また、「携帯ショップ運営」では、12年12月に第1号店「東方路店」(上海市浦東地区)をオープンしており(運営を受託し、リニューアルオープン)、第2号店「黄金城道店」(上海市長寧区)も13年4月にオープンしている。尚、「携帯ショップ」の展開は、リアル店舗出店による新たな事業の創造と現地キャリアへの販売ノウハウ(日本式おもてなし、体験型店舗、日本の先進的デザイン等)の提供を目的に進められており、中長期では店頭アフィリエイト(コンテンツ販売)事業の展開も視野に入れている(事業主体は子会社 因特瑞思(北京)信息科技有限公司)。
 
(3)財政状態
第3四半期末の総資産は前期末比11億55百万円増の47億32百万円。好調な業績を反映してフリーCFも増加しているものと思われ現預金が増加した他、評価額の上昇で投資有価証券も増加した(2億60百万円→9億37百万円)。現預金が総資産の過半を占める等、流動性に富み、かつ、無借金の健全経営。自己資本比率は77.1%。
 
 
 
2013年5月期業績予想
 
 
通期予想は前期比49.4%の増収、同25.8%の経常増益
第2四半期決算発表時に上方修正した予想値の売上高と当期純利益を再度上方修正した(第3四半期決算発表に先立つ3月21日発表)。売上高については、コンテンツサービス事業においてアライアンス型月額課金会員の獲得が予想以上に進んでいる事、及びソリューション事業における携帯販売会社との協業による広告売上の上振れが要因であり、当期純利益については、投資有価証券売却益(2億44百万円)の発生に伴う特別利益の計上等が要因。また、第4四半期(3-5月)も売上の高い伸びが見込まれ、広告宣伝の増加等を吸収して増益基調が続く見込み。配当は1株当たり期末180円を予定。当初予定していた150円から30円の上方修正であり、前期実績の130円に対して50円の増配となる。
 
 
(2)株式会社and One(東京都千代田区)の子会社化
この3月に(株)and Oneを子会社化した(議決権の70%を取得)。(株)and One は、IP電話で内線電話網を実現するIP-PBXソフトウェア「Primus」を核とした音声通信関連のソフトウェア開発を手掛けており、音声通信技術に強みを有する。PBX(Private Branch eXchange:公衆回線への接続や内線電話同士の接続を行うための機器)のリプレース需要の取り込みに加え、スマートフォンを利用した企業向け内線化ソリューションや音声通信技術を活かした生活に密着する多様なサービス等を展開していく考え。

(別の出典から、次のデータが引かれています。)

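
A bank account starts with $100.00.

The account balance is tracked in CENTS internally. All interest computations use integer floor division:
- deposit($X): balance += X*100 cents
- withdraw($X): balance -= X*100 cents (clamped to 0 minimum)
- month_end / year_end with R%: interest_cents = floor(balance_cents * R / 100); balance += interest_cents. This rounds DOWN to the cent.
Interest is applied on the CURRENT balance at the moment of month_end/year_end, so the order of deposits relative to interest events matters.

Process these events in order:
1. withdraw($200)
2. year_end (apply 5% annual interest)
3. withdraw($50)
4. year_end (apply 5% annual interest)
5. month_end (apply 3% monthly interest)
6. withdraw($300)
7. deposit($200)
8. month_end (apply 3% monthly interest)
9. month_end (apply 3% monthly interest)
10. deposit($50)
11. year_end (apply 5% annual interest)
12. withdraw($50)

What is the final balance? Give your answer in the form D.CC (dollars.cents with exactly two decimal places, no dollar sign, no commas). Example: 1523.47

After 1 (withdraw($200)): balance=$0.00 total_interest=$0.00
After 2 (year_end (apply 5% annual interest)): balance=$0.00 total_interest=$0.00
After 3 (withdraw($50)): balance=$0.00 total_interest=$0.00
After 4 (year_end (apply 5% annual interest)): balance=$0.00 total_interest=$0.00
After 5 (month_end (apply 3% monthly interest)): balance=$0.00 total_interest=$0.00
After 6 (withdraw($300)): balance=$0.00 total_interest=$0.00
After 7 (deposit($200)): balance=$200.00 total_interest=$0.00
After 8 (month_end (apply 3% monthly interest)): balance=$206.00 total_interest=$6.00
After 9 (month_end (apply 3% monthly interest)): balance=$212.18 total_interest=$12.18
After 10 (deposit($50)): balance=$262.18 total_interest=$12.18
After 11 (year_end (apply 5% annual interest)): balance=$275.28 total_interest=$25.28
After 12 (withdraw($50)): balance=$225.28 total_interest=$25.28

Answer: 225.28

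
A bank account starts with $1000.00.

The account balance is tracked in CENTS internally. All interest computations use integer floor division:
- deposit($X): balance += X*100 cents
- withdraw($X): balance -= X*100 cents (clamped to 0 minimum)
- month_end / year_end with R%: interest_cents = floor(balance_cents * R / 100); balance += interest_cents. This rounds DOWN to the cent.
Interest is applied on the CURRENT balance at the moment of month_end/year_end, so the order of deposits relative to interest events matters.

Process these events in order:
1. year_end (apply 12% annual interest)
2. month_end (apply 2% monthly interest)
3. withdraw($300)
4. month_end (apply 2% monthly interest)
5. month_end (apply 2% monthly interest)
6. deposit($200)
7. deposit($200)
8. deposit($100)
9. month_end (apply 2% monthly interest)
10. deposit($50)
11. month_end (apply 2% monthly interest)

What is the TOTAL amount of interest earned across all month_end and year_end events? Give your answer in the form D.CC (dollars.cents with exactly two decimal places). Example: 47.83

Answer: 233.01

Derivation:
After 1 (year_end (apply 12% annual interest)): balance=$1120.00 total_interest=$120.00
After 2 (month_end (apply 2% monthly interest)): balance=$1142.40 total_interest=$142.40
After 3 (withdraw($300)): balance=$842.40 total_interest=$142.40
After 4 (month_end (apply 2% monthly interest)): balance=$859.24 total_interest=$159.24
After 5 (month_end (apply 2% monthly interest)): balance=$876.42 total_interest=$176.42
After 6 (deposit($200)): balance=$1076.42 total_interest=$176.42
After 7 (deposit($200)): balance=$1276.42 total_interest=$176.42
After 8 (deposit($100)): balance=$1376.42 total_interest=$176.42
After 9 (month_end (apply 2% monthly interest)): balance=$1403.94 total_interest=$203.94
After 10 (deposit($50)): balance=$1453.94 total_interest=$203.94
After 11 (month_end (apply 2% monthly interest)): balance=$1483.01 total_interest=$233.01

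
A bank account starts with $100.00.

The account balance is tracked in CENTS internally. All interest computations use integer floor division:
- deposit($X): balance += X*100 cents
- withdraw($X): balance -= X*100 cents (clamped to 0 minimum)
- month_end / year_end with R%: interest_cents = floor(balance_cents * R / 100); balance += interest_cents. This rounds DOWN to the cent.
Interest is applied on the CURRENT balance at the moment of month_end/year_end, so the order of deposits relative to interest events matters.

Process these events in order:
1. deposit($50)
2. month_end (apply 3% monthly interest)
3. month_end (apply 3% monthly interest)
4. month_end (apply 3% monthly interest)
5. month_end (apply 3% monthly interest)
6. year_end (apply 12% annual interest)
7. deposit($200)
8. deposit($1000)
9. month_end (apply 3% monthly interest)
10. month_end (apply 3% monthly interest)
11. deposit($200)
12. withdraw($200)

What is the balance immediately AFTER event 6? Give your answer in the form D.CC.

After 1 (deposit($50)): balance=$150.00 total_interest=$0.00
After 2 (month_end (apply 3% monthly interest)): balance=$154.50 total_interest=$4.50
After 3 (month_end (apply 3% monthly interest)): balance=$159.13 total_interest=$9.13
After 4 (month_end (apply 3% monthly interest)): balance=$163.90 total_interest=$13.90
After 5 (month_end (apply 3% monthly interest)): balance=$168.81 total_interest=$18.81
After 6 (year_end (apply 12% annual interest)): balance=$189.06 total_interest=$39.06

Answer: 189.06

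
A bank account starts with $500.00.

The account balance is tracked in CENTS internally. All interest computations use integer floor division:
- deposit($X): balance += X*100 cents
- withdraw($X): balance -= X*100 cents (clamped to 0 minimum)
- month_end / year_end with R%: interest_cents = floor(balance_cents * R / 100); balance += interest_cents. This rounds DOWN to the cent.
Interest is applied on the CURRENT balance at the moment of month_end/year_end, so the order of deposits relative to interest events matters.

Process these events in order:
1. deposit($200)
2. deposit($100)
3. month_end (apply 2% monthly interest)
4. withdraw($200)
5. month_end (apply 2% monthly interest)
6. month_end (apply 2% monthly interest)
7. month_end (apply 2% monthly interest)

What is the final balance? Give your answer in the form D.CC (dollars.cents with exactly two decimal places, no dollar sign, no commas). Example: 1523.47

After 1 (deposit($200)): balance=$700.00 total_interest=$0.00
After 2 (deposit($100)): balance=$800.00 total_interest=$0.00
After 3 (month_end (apply 2% monthly interest)): balance=$816.00 total_interest=$16.00
After 4 (withdraw($200)): balance=$616.00 total_interest=$16.00
After 5 (month_end (apply 2% monthly interest)): balance=$628.32 total_interest=$28.32
After 6 (month_end (apply 2% monthly interest)): balance=$640.88 total_interest=$40.88
After 7 (month_end (apply 2% monthly interest)): balance=$653.69 total_interest=$53.69

Answer: 653.69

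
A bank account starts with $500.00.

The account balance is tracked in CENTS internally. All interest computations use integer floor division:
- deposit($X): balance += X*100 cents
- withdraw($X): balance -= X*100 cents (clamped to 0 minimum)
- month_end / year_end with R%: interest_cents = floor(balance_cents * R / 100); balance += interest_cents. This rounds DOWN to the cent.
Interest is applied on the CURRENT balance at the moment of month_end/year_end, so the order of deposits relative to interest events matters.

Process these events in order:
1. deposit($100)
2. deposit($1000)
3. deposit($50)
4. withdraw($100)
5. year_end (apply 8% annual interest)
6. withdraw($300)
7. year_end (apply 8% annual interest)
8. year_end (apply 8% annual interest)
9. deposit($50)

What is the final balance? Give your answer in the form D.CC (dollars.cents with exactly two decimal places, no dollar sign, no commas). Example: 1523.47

After 1 (deposit($100)): balance=$600.00 total_interest=$0.00
After 2 (deposit($1000)): balance=$1600.00 total_interest=$0.00
After 3 (deposit($50)): balance=$1650.00 total_interest=$0.00
After 4 (withdraw($100)): balance=$1550.00 total_interest=$0.00
After 5 (year_end (apply 8% annual interest)): balance=$1674.00 total_interest=$124.00
After 6 (withdraw($300)): balance=$1374.00 total_interest=$124.00
After 7 (year_end (apply 8% annual interest)): balance=$1483.92 total_interest=$233.92
After 8 (year_end (apply 8% annual interest)): balance=$1602.63 total_interest=$352.63
After 9 (deposit($50)): balance=$1652.63 total_interest=$352.63

Answer: 1652.63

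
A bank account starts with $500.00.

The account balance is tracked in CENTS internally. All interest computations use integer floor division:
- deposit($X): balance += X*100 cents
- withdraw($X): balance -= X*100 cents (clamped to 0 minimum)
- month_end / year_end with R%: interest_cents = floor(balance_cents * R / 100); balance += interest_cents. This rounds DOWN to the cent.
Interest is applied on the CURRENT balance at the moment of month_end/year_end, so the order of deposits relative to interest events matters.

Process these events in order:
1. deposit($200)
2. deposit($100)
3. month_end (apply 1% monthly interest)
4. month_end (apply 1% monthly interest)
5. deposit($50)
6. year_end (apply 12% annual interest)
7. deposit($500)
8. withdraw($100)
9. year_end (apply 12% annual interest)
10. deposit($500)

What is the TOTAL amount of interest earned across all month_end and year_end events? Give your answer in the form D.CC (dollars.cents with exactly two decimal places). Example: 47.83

Answer: 284.40

Derivation:
After 1 (deposit($200)): balance=$700.00 total_interest=$0.00
After 2 (deposit($100)): balance=$800.00 total_interest=$0.00
After 3 (month_end (apply 1% monthly interest)): balance=$808.00 total_interest=$8.00
After 4 (month_end (apply 1% monthly interest)): balance=$816.08 total_interest=$16.08
After 5 (deposit($50)): balance=$866.08 total_interest=$16.08
After 6 (year_end (apply 12% annual interest)): balance=$970.00 total_interest=$120.00
After 7 (deposit($500)): balance=$1470.00 total_interest=$120.00
After 8 (withdraw($100)): balance=$1370.00 total_interest=$120.00
After 9 (year_end (apply 12% annual interest)): balance=$1534.40 total_interest=$284.40
After 10 (deposit($500)): balance=$2034.40 total_interest=$284.40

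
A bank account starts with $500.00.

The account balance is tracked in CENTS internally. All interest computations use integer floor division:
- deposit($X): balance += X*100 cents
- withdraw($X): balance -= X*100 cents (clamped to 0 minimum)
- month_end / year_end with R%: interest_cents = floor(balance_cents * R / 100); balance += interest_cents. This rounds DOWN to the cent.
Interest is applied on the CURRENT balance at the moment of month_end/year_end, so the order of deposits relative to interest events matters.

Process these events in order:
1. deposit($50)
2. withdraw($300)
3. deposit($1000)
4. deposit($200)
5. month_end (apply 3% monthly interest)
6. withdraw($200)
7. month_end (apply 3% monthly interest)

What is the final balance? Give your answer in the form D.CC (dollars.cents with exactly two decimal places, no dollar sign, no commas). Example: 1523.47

Answer: 1332.30

Derivation:
After 1 (deposit($50)): balance=$550.00 total_interest=$0.00
After 2 (withdraw($300)): balance=$250.00 total_interest=$0.00
After 3 (deposit($1000)): balance=$1250.00 total_interest=$0.00
After 4 (deposit($200)): balance=$1450.00 total_interest=$0.00
After 5 (month_end (apply 3% monthly interest)): balance=$1493.50 total_interest=$43.50
After 6 (withdraw($200)): balance=$1293.50 total_interest=$43.50
After 7 (month_end (apply 3% monthly interest)): balance=$1332.30 total_interest=$82.30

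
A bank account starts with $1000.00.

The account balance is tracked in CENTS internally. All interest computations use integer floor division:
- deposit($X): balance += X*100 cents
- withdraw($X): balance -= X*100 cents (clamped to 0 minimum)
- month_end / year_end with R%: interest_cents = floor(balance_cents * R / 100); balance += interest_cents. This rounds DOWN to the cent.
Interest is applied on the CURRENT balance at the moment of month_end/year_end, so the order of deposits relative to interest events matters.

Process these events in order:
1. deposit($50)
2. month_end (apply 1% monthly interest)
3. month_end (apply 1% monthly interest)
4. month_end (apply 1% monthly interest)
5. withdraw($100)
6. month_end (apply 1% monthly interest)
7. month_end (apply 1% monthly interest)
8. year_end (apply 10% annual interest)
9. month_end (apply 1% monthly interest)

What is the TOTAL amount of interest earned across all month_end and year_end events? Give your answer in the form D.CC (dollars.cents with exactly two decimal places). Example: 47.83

After 1 (deposit($50)): balance=$1050.00 total_interest=$0.00
After 2 (month_end (apply 1% monthly interest)): balance=$1060.50 total_interest=$10.50
After 3 (month_end (apply 1% monthly interest)): balance=$1071.10 total_interest=$21.10
After 4 (month_end (apply 1% monthly interest)): balance=$1081.81 total_interest=$31.81
After 5 (withdraw($100)): balance=$981.81 total_interest=$31.81
After 6 (month_end (apply 1% monthly interest)): balance=$991.62 total_interest=$41.62
After 7 (month_end (apply 1% monthly interest)): balance=$1001.53 total_interest=$51.53
After 8 (year_end (apply 10% annual interest)): balance=$1101.68 total_interest=$151.68
After 9 (month_end (apply 1% monthly interest)): balance=$1112.69 total_interest=$162.69

Answer: 162.69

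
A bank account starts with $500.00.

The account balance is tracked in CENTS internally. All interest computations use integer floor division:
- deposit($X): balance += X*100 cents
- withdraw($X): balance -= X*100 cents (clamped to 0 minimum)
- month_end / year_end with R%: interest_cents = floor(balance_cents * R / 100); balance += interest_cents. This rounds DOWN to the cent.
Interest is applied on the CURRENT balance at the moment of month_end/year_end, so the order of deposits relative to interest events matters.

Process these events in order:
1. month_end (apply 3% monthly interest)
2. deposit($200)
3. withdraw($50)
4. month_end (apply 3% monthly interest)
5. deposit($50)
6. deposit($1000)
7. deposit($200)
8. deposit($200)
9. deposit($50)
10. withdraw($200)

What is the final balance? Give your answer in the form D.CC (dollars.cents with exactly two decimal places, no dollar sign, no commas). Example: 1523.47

Answer: 1984.95

Derivation:
After 1 (month_end (apply 3% monthly interest)): balance=$515.00 total_interest=$15.00
After 2 (deposit($200)): balance=$715.00 total_interest=$15.00
After 3 (withdraw($50)): balance=$665.00 total_interest=$15.00
After 4 (month_end (apply 3% monthly interest)): balance=$684.95 total_interest=$34.95
After 5 (deposit($50)): balance=$734.95 total_interest=$34.95
After 6 (deposit($1000)): balance=$1734.95 total_interest=$34.95
After 7 (deposit($200)): balance=$1934.95 total_interest=$34.95
After 8 (deposit($200)): balance=$2134.95 total_interest=$34.95
After 9 (deposit($50)): balance=$2184.95 total_interest=$34.95
After 10 (withdraw($200)): balance=$1984.95 total_interest=$34.95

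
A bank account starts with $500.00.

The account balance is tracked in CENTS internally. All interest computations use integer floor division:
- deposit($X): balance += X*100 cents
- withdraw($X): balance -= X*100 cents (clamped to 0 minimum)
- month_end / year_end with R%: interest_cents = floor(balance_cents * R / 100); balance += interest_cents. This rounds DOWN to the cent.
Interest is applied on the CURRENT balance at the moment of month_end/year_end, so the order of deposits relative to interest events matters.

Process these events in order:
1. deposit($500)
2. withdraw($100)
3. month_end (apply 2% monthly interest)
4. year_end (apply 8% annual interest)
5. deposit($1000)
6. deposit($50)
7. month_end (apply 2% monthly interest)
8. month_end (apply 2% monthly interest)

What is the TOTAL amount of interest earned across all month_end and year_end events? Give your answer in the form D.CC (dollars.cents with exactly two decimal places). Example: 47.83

After 1 (deposit($500)): balance=$1000.00 total_interest=$0.00
After 2 (withdraw($100)): balance=$900.00 total_interest=$0.00
After 3 (month_end (apply 2% monthly interest)): balance=$918.00 total_interest=$18.00
After 4 (year_end (apply 8% annual interest)): balance=$991.44 total_interest=$91.44
After 5 (deposit($1000)): balance=$1991.44 total_interest=$91.44
After 6 (deposit($50)): balance=$2041.44 total_interest=$91.44
After 7 (month_end (apply 2% monthly interest)): balance=$2082.26 total_interest=$132.26
After 8 (month_end (apply 2% monthly interest)): balance=$2123.90 total_interest=$173.90

Answer: 173.90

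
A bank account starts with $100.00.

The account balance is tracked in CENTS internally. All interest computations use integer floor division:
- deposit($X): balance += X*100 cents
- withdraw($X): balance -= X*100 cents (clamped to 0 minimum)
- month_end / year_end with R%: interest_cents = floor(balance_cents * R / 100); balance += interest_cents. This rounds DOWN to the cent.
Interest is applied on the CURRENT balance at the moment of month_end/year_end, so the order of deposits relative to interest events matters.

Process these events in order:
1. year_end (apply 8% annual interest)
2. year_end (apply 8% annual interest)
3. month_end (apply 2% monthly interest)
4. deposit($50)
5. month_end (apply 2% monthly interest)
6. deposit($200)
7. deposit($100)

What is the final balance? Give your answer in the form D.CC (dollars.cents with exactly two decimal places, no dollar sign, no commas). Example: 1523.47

After 1 (year_end (apply 8% annual interest)): balance=$108.00 total_interest=$8.00
After 2 (year_end (apply 8% annual interest)): balance=$116.64 total_interest=$16.64
After 3 (month_end (apply 2% monthly interest)): balance=$118.97 total_interest=$18.97
After 4 (deposit($50)): balance=$168.97 total_interest=$18.97
After 5 (month_end (apply 2% monthly interest)): balance=$172.34 total_interest=$22.34
After 6 (deposit($200)): balance=$372.34 total_interest=$22.34
After 7 (deposit($100)): balance=$472.34 total_interest=$22.34

Answer: 472.34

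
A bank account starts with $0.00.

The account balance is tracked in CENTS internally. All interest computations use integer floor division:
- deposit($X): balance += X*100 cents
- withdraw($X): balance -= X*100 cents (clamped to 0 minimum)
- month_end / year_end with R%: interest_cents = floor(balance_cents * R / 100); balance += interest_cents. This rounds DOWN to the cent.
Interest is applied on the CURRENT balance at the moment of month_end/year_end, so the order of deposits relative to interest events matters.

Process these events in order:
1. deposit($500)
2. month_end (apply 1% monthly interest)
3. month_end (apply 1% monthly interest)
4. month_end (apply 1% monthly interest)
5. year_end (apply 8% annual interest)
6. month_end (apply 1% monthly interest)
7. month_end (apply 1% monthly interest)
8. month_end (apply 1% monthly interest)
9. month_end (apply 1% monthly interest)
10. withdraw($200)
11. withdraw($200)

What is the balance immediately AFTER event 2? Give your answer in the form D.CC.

Answer: 505.00

Derivation:
After 1 (deposit($500)): balance=$500.00 total_interest=$0.00
After 2 (month_end (apply 1% monthly interest)): balance=$505.00 total_interest=$5.00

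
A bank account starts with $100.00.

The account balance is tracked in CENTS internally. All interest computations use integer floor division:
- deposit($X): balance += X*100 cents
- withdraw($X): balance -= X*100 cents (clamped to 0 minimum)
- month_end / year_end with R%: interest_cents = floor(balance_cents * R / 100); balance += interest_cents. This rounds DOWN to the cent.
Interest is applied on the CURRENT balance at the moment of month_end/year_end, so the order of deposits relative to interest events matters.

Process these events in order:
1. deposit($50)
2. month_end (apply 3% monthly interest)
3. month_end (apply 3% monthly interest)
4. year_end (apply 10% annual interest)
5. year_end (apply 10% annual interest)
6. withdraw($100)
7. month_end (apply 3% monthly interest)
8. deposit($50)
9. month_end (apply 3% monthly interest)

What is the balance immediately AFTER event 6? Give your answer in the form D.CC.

After 1 (deposit($50)): balance=$150.00 total_interest=$0.00
After 2 (month_end (apply 3% monthly interest)): balance=$154.50 total_interest=$4.50
After 3 (month_end (apply 3% monthly interest)): balance=$159.13 total_interest=$9.13
After 4 (year_end (apply 10% annual interest)): balance=$175.04 total_interest=$25.04
After 5 (year_end (apply 10% annual interest)): balance=$192.54 total_interest=$42.54
After 6 (withdraw($100)): balance=$92.54 total_interest=$42.54

Answer: 92.54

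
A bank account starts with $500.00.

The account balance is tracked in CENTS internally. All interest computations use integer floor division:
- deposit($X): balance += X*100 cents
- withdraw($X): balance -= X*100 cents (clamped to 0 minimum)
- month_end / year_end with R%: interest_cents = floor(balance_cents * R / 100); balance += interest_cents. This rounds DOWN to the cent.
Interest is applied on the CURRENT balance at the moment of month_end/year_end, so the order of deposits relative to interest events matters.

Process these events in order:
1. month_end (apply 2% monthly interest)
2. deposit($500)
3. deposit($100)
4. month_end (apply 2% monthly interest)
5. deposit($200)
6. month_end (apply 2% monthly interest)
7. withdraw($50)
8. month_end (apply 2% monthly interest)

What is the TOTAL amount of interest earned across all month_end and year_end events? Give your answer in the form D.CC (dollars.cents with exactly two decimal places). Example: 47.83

Answer: 85.01

Derivation:
After 1 (month_end (apply 2% monthly interest)): balance=$510.00 total_interest=$10.00
After 2 (deposit($500)): balance=$1010.00 total_interest=$10.00
After 3 (deposit($100)): balance=$1110.00 total_interest=$10.00
After 4 (month_end (apply 2% monthly interest)): balance=$1132.20 total_interest=$32.20
After 5 (deposit($200)): balance=$1332.20 total_interest=$32.20
After 6 (month_end (apply 2% monthly interest)): balance=$1358.84 total_interest=$58.84
After 7 (withdraw($50)): balance=$1308.84 total_interest=$58.84
After 8 (month_end (apply 2% monthly interest)): balance=$1335.01 total_interest=$85.01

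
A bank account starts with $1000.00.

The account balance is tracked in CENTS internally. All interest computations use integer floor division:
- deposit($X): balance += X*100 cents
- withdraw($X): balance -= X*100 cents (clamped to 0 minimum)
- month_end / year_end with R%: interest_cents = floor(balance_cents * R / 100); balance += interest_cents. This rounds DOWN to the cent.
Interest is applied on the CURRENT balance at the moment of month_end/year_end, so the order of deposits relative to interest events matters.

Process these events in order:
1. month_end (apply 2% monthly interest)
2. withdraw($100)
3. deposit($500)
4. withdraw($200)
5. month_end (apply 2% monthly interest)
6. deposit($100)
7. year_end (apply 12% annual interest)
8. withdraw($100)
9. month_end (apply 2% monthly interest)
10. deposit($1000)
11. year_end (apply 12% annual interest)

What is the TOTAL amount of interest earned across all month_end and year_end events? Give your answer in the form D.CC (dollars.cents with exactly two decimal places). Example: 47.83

Answer: 525.88

Derivation:
After 1 (month_end (apply 2% monthly interest)): balance=$1020.00 total_interest=$20.00
After 2 (withdraw($100)): balance=$920.00 total_interest=$20.00
After 3 (deposit($500)): balance=$1420.00 total_interest=$20.00
After 4 (withdraw($200)): balance=$1220.00 total_interest=$20.00
After 5 (month_end (apply 2% monthly interest)): balance=$1244.40 total_interest=$44.40
After 6 (deposit($100)): balance=$1344.40 total_interest=$44.40
After 7 (year_end (apply 12% annual interest)): balance=$1505.72 total_interest=$205.72
After 8 (withdraw($100)): balance=$1405.72 total_interest=$205.72
After 9 (month_end (apply 2% monthly interest)): balance=$1433.83 total_interest=$233.83
After 10 (deposit($1000)): balance=$2433.83 total_interest=$233.83
After 11 (year_end (apply 12% annual interest)): balance=$2725.88 total_interest=$525.88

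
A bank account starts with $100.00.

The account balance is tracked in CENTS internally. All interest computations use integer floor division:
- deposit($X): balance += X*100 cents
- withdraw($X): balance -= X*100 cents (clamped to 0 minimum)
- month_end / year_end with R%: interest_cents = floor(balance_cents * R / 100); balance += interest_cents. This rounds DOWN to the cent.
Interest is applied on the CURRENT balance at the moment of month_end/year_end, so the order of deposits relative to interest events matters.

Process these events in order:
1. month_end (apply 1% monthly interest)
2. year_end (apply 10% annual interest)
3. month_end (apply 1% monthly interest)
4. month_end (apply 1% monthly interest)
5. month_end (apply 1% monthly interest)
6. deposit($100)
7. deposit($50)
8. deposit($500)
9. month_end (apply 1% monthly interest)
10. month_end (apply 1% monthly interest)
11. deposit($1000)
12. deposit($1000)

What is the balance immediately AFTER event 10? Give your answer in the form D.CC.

Answer: 779.82

Derivation:
After 1 (month_end (apply 1% monthly interest)): balance=$101.00 total_interest=$1.00
After 2 (year_end (apply 10% annual interest)): balance=$111.10 total_interest=$11.10
After 3 (month_end (apply 1% monthly interest)): balance=$112.21 total_interest=$12.21
After 4 (month_end (apply 1% monthly interest)): balance=$113.33 total_interest=$13.33
After 5 (month_end (apply 1% monthly interest)): balance=$114.46 total_interest=$14.46
After 6 (deposit($100)): balance=$214.46 total_interest=$14.46
After 7 (deposit($50)): balance=$264.46 total_interest=$14.46
After 8 (deposit($500)): balance=$764.46 total_interest=$14.46
After 9 (month_end (apply 1% monthly interest)): balance=$772.10 total_interest=$22.10
After 10 (month_end (apply 1% monthly interest)): balance=$779.82 total_interest=$29.82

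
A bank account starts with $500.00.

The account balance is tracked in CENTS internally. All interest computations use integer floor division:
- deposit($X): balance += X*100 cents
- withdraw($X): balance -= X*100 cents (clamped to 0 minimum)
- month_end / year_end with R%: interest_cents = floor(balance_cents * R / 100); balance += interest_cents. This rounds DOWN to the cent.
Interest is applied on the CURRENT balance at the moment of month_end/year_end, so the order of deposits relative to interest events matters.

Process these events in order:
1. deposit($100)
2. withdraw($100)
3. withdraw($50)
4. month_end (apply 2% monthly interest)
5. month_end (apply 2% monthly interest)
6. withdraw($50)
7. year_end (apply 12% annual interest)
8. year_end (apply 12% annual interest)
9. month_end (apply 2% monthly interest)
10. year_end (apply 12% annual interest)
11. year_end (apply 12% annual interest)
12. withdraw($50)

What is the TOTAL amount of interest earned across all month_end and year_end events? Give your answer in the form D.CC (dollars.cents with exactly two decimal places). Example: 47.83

After 1 (deposit($100)): balance=$600.00 total_interest=$0.00
After 2 (withdraw($100)): balance=$500.00 total_interest=$0.00
After 3 (withdraw($50)): balance=$450.00 total_interest=$0.00
After 4 (month_end (apply 2% monthly interest)): balance=$459.00 total_interest=$9.00
After 5 (month_end (apply 2% monthly interest)): balance=$468.18 total_interest=$18.18
After 6 (withdraw($50)): balance=$418.18 total_interest=$18.18
After 7 (year_end (apply 12% annual interest)): balance=$468.36 total_interest=$68.36
After 8 (year_end (apply 12% annual interest)): balance=$524.56 total_interest=$124.56
After 9 (month_end (apply 2% monthly interest)): balance=$535.05 total_interest=$135.05
After 10 (year_end (apply 12% annual interest)): balance=$599.25 total_interest=$199.25
After 11 (year_end (apply 12% annual interest)): balance=$671.16 total_interest=$271.16
After 12 (withdraw($50)): balance=$621.16 total_interest=$271.16

Answer: 271.16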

尚、(株)and One は10年8月の設立で、12/12期に売上高55百万円(11/12期:売上高47百万円)、営業利益8百万円(同:営業損失3百万円)を計上している。
 
 
今後の注目点
フィーチャーフォンからスマートフォンへの市場の変化にうまく対応できていない同業者が見受けられる中で、同社はスマートフォン関連の需要取り込みが順調に進んでいる。また、携帯電話販売会社との共同展開による有料会員サービス(アライアンス)や携帯電話販売会社との協業による成功報酬型コンテンツ販売(広告:店頭アフィリエイト)といった独自に開発したビジネスも順調に伸びており、かつ事業セグメント間のシナジーも享受している。現状では広告宣伝費の負担が重いものの、徐々にスケールメリットが効いてくるものと思われ、来期は一段の飛躍が期待できよう。